Scientists at the U.S. Naval Research Laboratory (NRL) have reported the first direct comparison of the spin polarization generated in the topologically protected Dirac states of a topological insulator (TI) bismuth selenide (Bi2Se3) and the trivial 2-dimensional electron gas (2DEG) states at the surface of indium arsenide (InAs).
The NRL research team selected the two materials to clearly distinguish the polarization contributions from the linear Dirac and parabolic 2DEG surface states. Identical device structures and measurements were performed on each: Bi2Se3, a topological insulator known to have both linear Dirac and trivial 2DEG surface states; and InAs, a common semiconductor that exhibits only the trivial 2DEG surface states.
In each case, the spin polarization is spontaneously generated by an unpolarized bias current, and detected using ferromagnetic metal contacts with an oxide tunnel barrier. The researchers demonstrated that the sign of the spin polarization from these two contributions is opposite, confirming theoretical predictions and establishing InAs as a common reference sample for future experiments.
The team also developed a detailed model based on spin-dependent electrochemical potentials to explicitly derive the sign of the spin voltage expected for the TI surface states, which corroborates their experimental observations and previous theory predictions.
“Detecting this spin polarization directly as a voltage, and differentiating the contributions from these two fundamentally different systems, is key to understanding the basic properties of TI materials and interfacing them to electronic circuitry for future device applications” notes Dr. Connie Li, lead author of the study. Dr. Berend Jonker, senior scientist and principal investigator, points out “The coexistence of these 2DEG states in TI systems has generated considerable controversy in the sign of spin voltage measured. InAs provides a widely available, simply prepared reference sample which research groups around the world may use to benchmark similar polarization measurements in the future.”

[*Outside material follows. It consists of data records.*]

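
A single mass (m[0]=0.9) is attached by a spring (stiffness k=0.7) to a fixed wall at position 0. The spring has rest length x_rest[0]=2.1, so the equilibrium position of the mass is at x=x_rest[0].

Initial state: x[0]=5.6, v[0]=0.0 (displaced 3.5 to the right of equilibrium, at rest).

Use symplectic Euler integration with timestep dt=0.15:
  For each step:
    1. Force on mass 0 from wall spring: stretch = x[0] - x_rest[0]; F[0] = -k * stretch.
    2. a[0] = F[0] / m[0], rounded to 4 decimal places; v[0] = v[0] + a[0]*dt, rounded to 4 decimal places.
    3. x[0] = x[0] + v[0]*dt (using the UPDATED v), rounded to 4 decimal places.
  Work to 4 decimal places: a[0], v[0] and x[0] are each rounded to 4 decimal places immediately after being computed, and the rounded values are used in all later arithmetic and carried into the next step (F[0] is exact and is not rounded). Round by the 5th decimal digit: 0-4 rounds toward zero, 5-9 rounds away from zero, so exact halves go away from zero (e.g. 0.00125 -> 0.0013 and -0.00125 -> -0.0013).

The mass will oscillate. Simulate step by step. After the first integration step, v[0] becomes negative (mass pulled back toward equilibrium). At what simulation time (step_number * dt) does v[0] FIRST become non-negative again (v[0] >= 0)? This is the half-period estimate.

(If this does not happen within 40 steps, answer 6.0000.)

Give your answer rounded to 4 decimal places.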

Topological insulators constitute a new quantum phase of matter where the bulk is nominally an insulator, but the surface layer is occupied by linearly dispersing metallic states populated by massless Dirac fermions that are topologically protected from perturbations to their environment. The existence of this class of material was predicted from the study of “topology,” a branch of mathematics that describes properties that only change step-wise. The 2016 Nobel Prize in Physics was awarded to three physicists for utilizing topological concepts to study exotic phases of matter which manifest novel quantum properties that may improve future electronics, superconductors, and lead to quantum computers.
One of the most striking properties of topological insulators is that of spin-momentum locking — the spin of an electron in the TI Dirac surface state is locked at right angle to its momentum. This consequently implies that when an unpolarized charge current flows in the topologically protected surface states, a net electron spin polarization should spontaneously appear.
Electrically accessing these states is sometimes complicated by potential band bending at the TI surface that may lead to charge accumulation and formation of trivial 2DEG states with parabolic energy dispersion. These 2DEG states nest within and coexist with the linear Dirac states, and may also generate a spin polarization due to strong Rashba spin-orbit coupling — a momentum-dependent splitting of spin bands in two-dimensional condensed matter systems. Their helical spin texture, or sign of the induced polarization, however, is predicted to be opposite to that of the TI Dirac states, and with smaller magnitude.
The team’s discovery is an essential step in the electrical manipulation of spins in next generation TI and spin-orbit coupling based quantum devices. The research team included Dr. Connie Li, Dr. Olaf van ‘t Erve, and Dr. Berend Jonker from the Magnetoelectronic Materials & Devices Section in the Materials Science and Technology Division at NRL, in collaboration with Prof. Lian Li’s group at the West Virginia University.